APACHE, Okla. (AP) — When Phillip J. Killsfirst Sr. walked across the stage last month during the Apache High School commencement exercise, it was an experience 48 years in the making.
"It felt pretty good," he told The Lawton Constitution (http://bit.ly/1bmgJ2p). "My emotions were all over the place."
At 66 years old, Killsfirst was the oldest graduate in this year's class.
He dropped out during his senior year of high school in 1966 and was drafted into the Army and deployed to Vietnam. While stationed in Fort Polk, Louisiana, for training, the military made him take his GED test, which he never had any aspirations of passing. Much to his surprise, he passed.
"How I did that, to this day I still don't know," Killsfirst said.
After he was discharged from the Army, the veteran began working in Apache.
He said he simply forgot about earning his GED and moved on with his life.
The GI Bill afforded him an opportunity to go to college or a trade school, but it took him nine years to take advantage of it. He was told there was a 10-year limit on the educational benefits and the federal government would only pay for one year of school. So he took advantage of it and attended his first year at Oklahoma State University Institute of Technology.
"After my first year, I went down to the Bureau of Indian Affairs and asked if they would fund my second year," Killsfirst said. "A year later, I graduated with a certification for heating and air conditioning."
Killsfirst didn't have much use for his certification, as he took a job at Woodward's Furniture in Apache, where he worked for 22 years.
Looking back, he said life simply got in the way of furthering his education.
"When I got out, I had a family, and like all families, they needed food and clothing I had to provide for," Killsfirst said.
A retired Apache educator told the now retired longtime Apache resident about a program in which those who received their GED could get an official diploma.
He didn't think much of it until his wife, Inola, remembered earlier this year and contacted the school principal. After several days, they were told Killsfirst could graduate.

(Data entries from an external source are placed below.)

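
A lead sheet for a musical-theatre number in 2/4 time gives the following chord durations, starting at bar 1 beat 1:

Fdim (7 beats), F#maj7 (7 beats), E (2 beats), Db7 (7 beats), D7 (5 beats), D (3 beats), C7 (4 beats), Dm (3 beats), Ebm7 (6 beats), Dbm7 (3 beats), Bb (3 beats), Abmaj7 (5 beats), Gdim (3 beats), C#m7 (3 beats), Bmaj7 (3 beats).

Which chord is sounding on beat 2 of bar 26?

Abmaj7

Beat 2 of bar 26 is beat (26−1)×2 + 2 = 52 overall.
Running totals: Fdim ends at 7, F#maj7 ends at 14, E ends at 16, Db7 ends at 23, D7 ends at 28, D ends at 31, C7 ends at 35, Dm ends at 38, Ebm7 ends at 44, Dbm7 ends at 47, Bb ends at 50, Abmaj7 ends at 55.
Beat 52 falls within Abmaj7.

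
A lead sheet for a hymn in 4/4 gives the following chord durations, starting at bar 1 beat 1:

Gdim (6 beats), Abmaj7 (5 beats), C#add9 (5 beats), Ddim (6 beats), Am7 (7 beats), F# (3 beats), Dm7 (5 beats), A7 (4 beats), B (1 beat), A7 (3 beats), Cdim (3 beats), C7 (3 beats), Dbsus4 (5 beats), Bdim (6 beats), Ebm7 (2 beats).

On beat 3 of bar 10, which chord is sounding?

A7

Beat 3 of bar 10 is beat (10−1)×4 + 3 = 39 overall.
Running totals: Gdim ends at 6, Abmaj7 ends at 11, C#add9 ends at 16, Ddim ends at 22, Am7 ends at 29, F# ends at 32, Dm7 ends at 37, A7 ends at 41.
Beat 39 falls within A7.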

More than 48 years after dropping out of school, Killsfirst donned his cap and gown and joined a handful of other seniors — of a different type — in graduating May 16.
"I consider that an honor to be with all those people who went to school there," he said. "It was something I never thought I would be able to do. Truth be told, now that I have the diploma, I don't know what to do with it."
Killsfirst's entire family — including grandchildren and great-grandchildren — were in the audience. He took his hearing aid out before the ceremony started, which he said, looking back, was a good idea.
"I would have lost what I hearing I had left if I had it in during all of that," he said.
The new graduate said the entire arena erupted with applause and congratulations when he walked across the stage. It was a roar of jubilation he didn't think was going to end. People he was related to, people he knew and people he didn't know all took to their feet to celebrate the accomplishments of a man who put his education on hold for his country and his family.
"I wasn't no hero and don't consider myself a hero," Killsfirst said. "I wanted to dedicate this graduation to those boys who didn't come back home with me."